There was great public interest in Princess Astrid’s activities, and articles in magazines and newspapers about her work, life and hobbies were commonplace.


While the Princess shouldered the tasks as First Lady, she also assumed her first patronage: Norske Kvinners Sanitetsforening, an organisation of women volunteers focusing on women’s health. Crown Princess Märtha had performed this duty for many years and Princess Astrid continues to carry on her legacy, nearly 60 years later.

The Princess has been an active patron of a number of organisations, and has demonstrated long-term commitment to and interest in them all.
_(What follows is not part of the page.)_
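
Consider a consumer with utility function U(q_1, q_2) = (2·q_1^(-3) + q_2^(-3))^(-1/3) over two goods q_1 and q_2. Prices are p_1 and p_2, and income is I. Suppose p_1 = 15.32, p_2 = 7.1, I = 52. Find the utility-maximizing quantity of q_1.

With the ratio pinned down, the budget gives q_1* = I/(p_1 + p_2·(q_2/q_1)) and q_2* = (q_2/q_1)·q_1*.
Numerically q_2/q_1 = 1.019161, so q_1* = 52/(15.32 + 7.1·1.019161) = 2.3054.

q_1* = 2.3054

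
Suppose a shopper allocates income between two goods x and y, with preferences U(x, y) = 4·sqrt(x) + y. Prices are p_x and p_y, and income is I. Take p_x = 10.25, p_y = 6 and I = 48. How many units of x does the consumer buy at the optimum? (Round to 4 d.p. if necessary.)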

She has supported activities ranging from associations for the disabled to music, health and many different charities.

- “I have become acquainted with many competent, delightful people in this way, and I have gained a great deal of valuable knowledge,” said Princess Astrid on her 70th birthday, as she looked back on her life’s work in an interview in the magazine “Familien”.


On 12 January 1961, Princess Astrid married Johan Martin Ferner in Asker Church. The marriage led to a shift in Princess Astrid’s formal situation. She no longer used the prefix “Her Royal Highness” and assumed the title of Princess Astrid, Mrs Ferner.

Mr and Mrs Ferner had five children in close succession, and the demands of their private life grew. She reduced her representative duties, but she continued to perform duties as Norway’s First Lady – with special emphasis on tasks related to her patronages.

When Crown Prince Harald married in 1968, the situation changed. Crown Princess Sonja became Norway’s First Lady and took over many of the duties, although Princess Astrid continued to carry out official tasks on behalf of the Royal Family.

Honourable pension

On her 70th birthday in 2002, Princess Astrid received the following message:

“The Norwegian Government has decided to recognise Princess Astrid, Mrs Ferner for her efforts on behalf of Norway as the country’s First Lady for many years and subsequently in connection with extensive official tasks. She has therefore been granted an honourable pension from the national treasury.”

On her 80th birthday Princess Astrid remains an active, dynamic woman. She continues to perform official duties for the Royal Family.